The Opposition Congress has also added to the problem of the AGP by accusing them of double-speak on opposing the Bill that seeks to grant citizenship to religious minorities (Hindus, Sikhs) from Bangladesh, Pakistan and Afghanistan who sought refuge in India due to religious persecution.
“The AGP's legs are on two boats. It opposes the bill on the one hand, and, on the other, it cannot muster courage to exit the alliance government over the Bill which is going to spell disaster for the state. Is this not opportunistic politics? This is clear double standards,” said Congress president and Rajya Sabha MP Ripun Bora.
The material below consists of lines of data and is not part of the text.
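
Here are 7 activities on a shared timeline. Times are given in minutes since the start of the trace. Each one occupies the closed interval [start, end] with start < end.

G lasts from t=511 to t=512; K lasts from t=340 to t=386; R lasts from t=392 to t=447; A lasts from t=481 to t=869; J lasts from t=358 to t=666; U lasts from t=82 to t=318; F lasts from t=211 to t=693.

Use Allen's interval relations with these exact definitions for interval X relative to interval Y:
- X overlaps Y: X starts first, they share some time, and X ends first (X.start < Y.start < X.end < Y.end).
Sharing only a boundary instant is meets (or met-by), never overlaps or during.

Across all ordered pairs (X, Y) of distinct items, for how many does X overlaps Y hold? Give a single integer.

Checking all 42 ordered pairs for relation 'overlaps'; matching pairs in alphabetical order:
(F, A): F overlaps A ✓
(J, A): J overlaps A ✓
(K, J): K overlaps J ✓
(U, F): U overlaps F ✓
Count: 4.

4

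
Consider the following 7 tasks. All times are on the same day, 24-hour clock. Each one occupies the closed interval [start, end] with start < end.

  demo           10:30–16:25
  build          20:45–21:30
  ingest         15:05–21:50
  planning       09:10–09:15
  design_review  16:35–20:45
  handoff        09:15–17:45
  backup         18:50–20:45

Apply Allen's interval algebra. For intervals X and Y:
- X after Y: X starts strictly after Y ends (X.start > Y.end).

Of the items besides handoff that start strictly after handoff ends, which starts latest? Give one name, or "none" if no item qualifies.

build

Target handoff = [09:15, 17:45].
backup [18:50, 20:45] → after → candidate.
build [20:45, 21:30] → after → candidate.
demo [10:30, 16:25] → during → excluded.
design_review [16:35, 20:45] → overlapped-by → excluded.
ingest [15:05, 21:50] → overlapped-by → excluded.
planning [09:10, 09:15] → meets → excluded.
Among candidates, latest start is 20:45 → build.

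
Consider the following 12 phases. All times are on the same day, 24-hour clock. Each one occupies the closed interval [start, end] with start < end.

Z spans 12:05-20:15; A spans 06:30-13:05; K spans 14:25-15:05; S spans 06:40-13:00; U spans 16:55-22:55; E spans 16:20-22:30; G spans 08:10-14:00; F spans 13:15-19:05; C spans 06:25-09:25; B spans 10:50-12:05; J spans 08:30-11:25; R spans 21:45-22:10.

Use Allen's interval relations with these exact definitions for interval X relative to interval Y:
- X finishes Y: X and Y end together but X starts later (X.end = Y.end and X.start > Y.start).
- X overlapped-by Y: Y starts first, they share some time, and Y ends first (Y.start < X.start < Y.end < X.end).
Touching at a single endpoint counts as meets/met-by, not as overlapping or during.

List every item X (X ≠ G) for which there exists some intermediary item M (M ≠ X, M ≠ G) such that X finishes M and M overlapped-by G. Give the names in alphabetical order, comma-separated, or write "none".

none

Target G = [08:10, 14:00].
Intermediaries M with M overlapped-by G: F, Z.
Via F — items with X finishes F: none.
Via Z — items with X finishes Z: none.
Union: none.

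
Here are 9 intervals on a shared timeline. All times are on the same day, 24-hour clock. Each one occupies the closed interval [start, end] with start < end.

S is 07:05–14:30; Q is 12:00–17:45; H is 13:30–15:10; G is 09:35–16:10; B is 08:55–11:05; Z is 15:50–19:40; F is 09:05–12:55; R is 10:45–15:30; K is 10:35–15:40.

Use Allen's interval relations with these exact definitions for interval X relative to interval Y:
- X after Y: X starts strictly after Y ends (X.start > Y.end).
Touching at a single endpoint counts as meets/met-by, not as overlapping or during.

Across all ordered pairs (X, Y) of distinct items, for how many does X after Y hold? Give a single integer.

Checking all 72 ordered pairs for relation 'after'; matching pairs in alphabetical order:
(H, B): H after B ✓
(H, F): H after F ✓
(Q, B): Q after B ✓
(Z, B): Z after B ✓
(Z, F): Z after F ✓
(Z, H): Z after H ✓
(Z, K): Z after K ✓
(Z, R): Z after R ✓
(Z, S): Z after S ✓
Count: 9.

9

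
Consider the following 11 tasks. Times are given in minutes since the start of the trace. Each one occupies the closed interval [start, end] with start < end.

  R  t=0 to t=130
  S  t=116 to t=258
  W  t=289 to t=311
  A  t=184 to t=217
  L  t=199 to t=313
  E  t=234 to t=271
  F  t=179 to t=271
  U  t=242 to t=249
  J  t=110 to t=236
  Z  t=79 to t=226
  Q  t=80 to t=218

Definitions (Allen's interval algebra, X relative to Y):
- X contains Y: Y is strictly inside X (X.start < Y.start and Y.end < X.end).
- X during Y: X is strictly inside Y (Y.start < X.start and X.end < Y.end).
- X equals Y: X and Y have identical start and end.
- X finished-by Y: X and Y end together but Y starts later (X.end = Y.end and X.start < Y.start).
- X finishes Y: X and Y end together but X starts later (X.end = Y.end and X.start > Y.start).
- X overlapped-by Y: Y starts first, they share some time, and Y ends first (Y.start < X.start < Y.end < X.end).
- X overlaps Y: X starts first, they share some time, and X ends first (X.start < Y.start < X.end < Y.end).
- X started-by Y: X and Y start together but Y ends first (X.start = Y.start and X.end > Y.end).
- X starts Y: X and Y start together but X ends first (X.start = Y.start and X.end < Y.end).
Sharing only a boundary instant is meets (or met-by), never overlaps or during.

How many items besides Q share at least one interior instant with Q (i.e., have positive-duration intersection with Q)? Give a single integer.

7

Target Q = [t=80, t=218].
A [t=184, t=217] → during → counts.
E [t=234, t=271] → after → no.
F [t=179, t=271] → overlapped-by → counts.
J [t=110, t=236] → overlapped-by → counts.
L [t=199, t=313] → overlapped-by → counts.
R [t=0, t=130] → overlaps → counts.
S [t=116, t=258] → overlapped-by → counts.
U [t=242, t=249] → after → no.
W [t=289, t=311] → after → no.
Z [t=79, t=226] → contains → counts.
Total: 7.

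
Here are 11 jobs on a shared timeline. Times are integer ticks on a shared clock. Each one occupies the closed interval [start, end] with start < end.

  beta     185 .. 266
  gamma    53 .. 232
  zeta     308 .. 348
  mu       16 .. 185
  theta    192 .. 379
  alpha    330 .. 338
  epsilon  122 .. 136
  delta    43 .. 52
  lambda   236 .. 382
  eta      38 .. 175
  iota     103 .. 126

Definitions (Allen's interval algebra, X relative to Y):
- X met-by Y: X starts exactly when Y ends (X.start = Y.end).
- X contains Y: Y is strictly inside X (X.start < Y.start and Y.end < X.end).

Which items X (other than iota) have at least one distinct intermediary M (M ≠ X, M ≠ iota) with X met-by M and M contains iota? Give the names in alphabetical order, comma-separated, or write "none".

Target iota = [103, 126].
Intermediaries M with M contains iota: eta, gamma, mu.
Via eta — items with X met-by eta: none.
Via gamma — items with X met-by gamma: none.
Via mu — items with X met-by mu: beta.
Union: beta.

beta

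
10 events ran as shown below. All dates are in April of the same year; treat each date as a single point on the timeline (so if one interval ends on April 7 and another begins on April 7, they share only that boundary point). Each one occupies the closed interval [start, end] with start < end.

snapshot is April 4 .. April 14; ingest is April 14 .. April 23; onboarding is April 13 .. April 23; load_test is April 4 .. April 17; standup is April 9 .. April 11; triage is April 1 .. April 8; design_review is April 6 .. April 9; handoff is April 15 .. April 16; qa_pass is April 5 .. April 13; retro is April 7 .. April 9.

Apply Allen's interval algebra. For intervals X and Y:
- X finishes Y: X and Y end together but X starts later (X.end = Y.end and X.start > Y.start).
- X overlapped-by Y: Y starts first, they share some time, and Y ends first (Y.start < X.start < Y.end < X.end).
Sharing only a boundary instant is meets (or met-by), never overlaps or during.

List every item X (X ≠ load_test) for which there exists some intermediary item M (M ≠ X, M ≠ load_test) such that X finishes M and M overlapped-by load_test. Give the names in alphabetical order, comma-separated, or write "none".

ingest

Target load_test = [April 4, April 17].
Intermediaries M with M overlapped-by load_test: ingest, onboarding.
Via ingest — items with X finishes ingest: none.
Via onboarding — items with X finishes onboarding: ingest.
Union: ingest.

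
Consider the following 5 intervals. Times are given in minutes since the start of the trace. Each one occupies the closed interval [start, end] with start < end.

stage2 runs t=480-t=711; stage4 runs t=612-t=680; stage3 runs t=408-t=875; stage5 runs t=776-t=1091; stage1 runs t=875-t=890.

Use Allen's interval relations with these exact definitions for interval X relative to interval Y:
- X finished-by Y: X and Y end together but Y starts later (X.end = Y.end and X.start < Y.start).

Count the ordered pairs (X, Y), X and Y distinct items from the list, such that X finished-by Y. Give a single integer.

Checking all 20 ordered pairs for relation 'finished-by'; matching pairs in alphabetical order:
No pair satisfies it.
Count: 0.

0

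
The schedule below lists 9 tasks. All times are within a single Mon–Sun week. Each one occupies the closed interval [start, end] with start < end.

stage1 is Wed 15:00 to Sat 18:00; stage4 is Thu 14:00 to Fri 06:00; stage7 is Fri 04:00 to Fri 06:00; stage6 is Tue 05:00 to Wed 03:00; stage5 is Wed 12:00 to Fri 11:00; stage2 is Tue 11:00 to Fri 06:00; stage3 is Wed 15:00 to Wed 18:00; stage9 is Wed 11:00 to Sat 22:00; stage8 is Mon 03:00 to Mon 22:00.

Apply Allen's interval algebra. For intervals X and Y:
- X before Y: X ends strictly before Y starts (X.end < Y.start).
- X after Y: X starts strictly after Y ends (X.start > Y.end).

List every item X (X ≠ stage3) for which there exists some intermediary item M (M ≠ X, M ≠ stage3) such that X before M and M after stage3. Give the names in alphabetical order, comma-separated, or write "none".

stage6, stage8

Target stage3 = [Wed 15:00, Wed 18:00].
Intermediaries M with M after stage3: stage4, stage7.
Via stage4 — items with X before stage4: stage6, stage8.
Via stage7 — items with X before stage7: stage6, stage8.
Union: stage6, stage8.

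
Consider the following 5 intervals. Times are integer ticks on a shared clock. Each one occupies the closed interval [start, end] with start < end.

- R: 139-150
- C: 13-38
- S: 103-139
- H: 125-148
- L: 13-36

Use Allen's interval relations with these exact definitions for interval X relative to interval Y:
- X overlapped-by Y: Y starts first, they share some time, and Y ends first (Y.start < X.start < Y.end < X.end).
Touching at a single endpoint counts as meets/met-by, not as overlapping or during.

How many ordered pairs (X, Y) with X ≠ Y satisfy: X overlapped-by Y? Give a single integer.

2

Checking all 20 ordered pairs for relation 'overlapped-by'; matching pairs in alphabetical order:
(H, S): H overlapped-by S ✓
(R, H): R overlapped-by H ✓
Count: 2.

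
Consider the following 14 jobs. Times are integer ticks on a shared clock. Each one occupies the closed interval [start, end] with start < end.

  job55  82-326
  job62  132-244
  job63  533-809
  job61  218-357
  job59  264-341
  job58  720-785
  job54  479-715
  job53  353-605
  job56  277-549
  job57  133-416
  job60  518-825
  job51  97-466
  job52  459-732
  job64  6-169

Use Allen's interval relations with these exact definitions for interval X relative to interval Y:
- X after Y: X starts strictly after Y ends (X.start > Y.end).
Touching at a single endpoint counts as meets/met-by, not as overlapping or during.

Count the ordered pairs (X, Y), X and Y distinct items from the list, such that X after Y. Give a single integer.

Checking all 182 ordered pairs for relation 'after'; matching pairs in alphabetical order:
(job52, job55): job52 after job55 ✓
(job52, job57): job52 after job57 ✓
(job52, job59): job52 after job59 ✓
(job52, job61): job52 after job61 ✓
(job52, job62): job52 after job62 ✓
(job52, job64): job52 after job64 ✓
(job53, job55): job53 after job55 ✓
(job53, job59): job53 after job59 ✓
(job53, job62): job53 after job62 ✓
(job53, job64): job53 after job64 ✓
(job54, job51): job54 after job51 ✓
(job54, job55): job54 after job55 ✓
(job54, job57): job54 after job57 ✓
(job54, job59): job54 after job59 ✓
(job54, job61): job54 after job61 ✓
(job54, job62): job54 after job62 ✓
(job54, job64): job54 after job64 ✓
(job56, job62): job56 after job62 ✓
(job56, job64): job56 after job64 ✓
(job58, job51): job58 after job51 ✓
(job58, job53): job58 after job53 ✓
(job58, job54): job58 after job54 ✓
(job58, job55): job58 after job55 ✓
(job58, job56): job58 after job56 ✓
... plus 22 further pairs not listed.
Count: 46.

46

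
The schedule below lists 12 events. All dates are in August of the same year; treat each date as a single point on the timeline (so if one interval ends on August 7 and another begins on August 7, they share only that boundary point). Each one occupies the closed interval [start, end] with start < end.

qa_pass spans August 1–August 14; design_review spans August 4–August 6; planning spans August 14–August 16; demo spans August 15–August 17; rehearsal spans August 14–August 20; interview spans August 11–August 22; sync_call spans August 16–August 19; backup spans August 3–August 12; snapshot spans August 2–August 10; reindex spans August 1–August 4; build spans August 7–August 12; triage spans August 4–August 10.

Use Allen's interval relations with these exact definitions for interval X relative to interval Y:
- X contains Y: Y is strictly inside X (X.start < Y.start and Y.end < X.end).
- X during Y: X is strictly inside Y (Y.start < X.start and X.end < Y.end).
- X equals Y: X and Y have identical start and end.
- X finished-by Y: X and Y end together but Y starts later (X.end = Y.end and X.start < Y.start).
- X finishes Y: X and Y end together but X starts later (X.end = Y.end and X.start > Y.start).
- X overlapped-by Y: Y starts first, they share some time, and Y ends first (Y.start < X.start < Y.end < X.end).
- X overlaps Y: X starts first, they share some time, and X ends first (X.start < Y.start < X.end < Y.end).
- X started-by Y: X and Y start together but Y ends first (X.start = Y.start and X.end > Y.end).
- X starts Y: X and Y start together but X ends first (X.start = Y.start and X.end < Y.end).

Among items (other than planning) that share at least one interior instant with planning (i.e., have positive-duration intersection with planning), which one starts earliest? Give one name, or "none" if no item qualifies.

Target planning = [August 14, August 16].
backup [August 3, August 12] → before → excluded.
build [August 7, August 12] → before → excluded.
demo [August 15, August 17] → overlapped-by → candidate.
design_review [August 4, August 6] → before → excluded.
interview [August 11, August 22] → contains → candidate.
qa_pass [August 1, August 14] → meets → excluded.
rehearsal [August 14, August 20] → started-by → candidate.
reindex [August 1, August 4] → before → excluded.
snapshot [August 2, August 10] → before → excluded.
sync_call [August 16, August 19] → met-by → excluded.
triage [August 4, August 10] → before → excluded.
Among candidates, earliest start is August 11 → interview.

interview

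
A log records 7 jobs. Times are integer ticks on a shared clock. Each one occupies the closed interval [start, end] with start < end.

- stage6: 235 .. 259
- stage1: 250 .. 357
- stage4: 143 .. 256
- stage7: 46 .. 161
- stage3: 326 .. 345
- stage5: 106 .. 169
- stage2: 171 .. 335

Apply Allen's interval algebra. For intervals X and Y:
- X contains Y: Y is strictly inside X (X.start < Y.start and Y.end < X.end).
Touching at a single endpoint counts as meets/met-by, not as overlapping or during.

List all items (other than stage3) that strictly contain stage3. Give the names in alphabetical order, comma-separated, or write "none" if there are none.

stage1

Target stage3 = [326, 345].
stage1 [250, 357] → contains → yes.
stage2 [171, 335] → overlaps → no.
stage4 [143, 256] → before → no.
stage5 [106, 169] → before → no.
stage6 [235, 259] → before → no.
stage7 [46, 161] → before → no.
Result: stage1.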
AGP president Atul Bora, who is also a Cabinet minister in the ruling BJP-led alliance government, has made it clear that it would be difficult for his party to continue in this alliance if the BJP fails to persuade its central party leadership to scrap the proposed amendment bill.
The problem complicated after three AGP ministers claimed that they opposed the controversial Citizenship (Amendment) Bill, 2016, at a meeting of the Assam Cabinet. However, Assam government spokesperson and parliamentary affairs minister Chandra Mohan Patowary told reporters that the AGP did not raise any issue related to the Bill in the Cabinet meeting.
The differences cropped up in the party also as AGP general secretary Ramendra Narayan Kalita also addressed the media saying that the three AGP ministers — Atul Bora, Keshab Mahanta and Phani Bhusan Choudhury — did not raise the issue at the Cabinet meeting as chief minister Sarbananda Sonowal had met them before it commenced and requested them to discuss it at the next sitting of the coordination committee of the three alliance partners.
However, AGP ministers reiterated that they raised the issue very strongly in the Cabinet meeting. “We don’t know what prompted the BJP ministers to say that issue was discussed at the Cabinet meeting,” said an upset Mr Bora. The AGP Legislature Party held on May 31 it decided to oppose the Bill. Veteran AGP leader Prafulla Kumar Mahanta said that the movement against the Citizenship Bill is not anti-Bengali or anti-Hindu, but a “fight for justice”.
“Will Saudi Arabia’s government ask all Indian Muslims to come to Arab? Will the Bangladesh government invite all Muslims to their country? And why will India let them go?” he asked.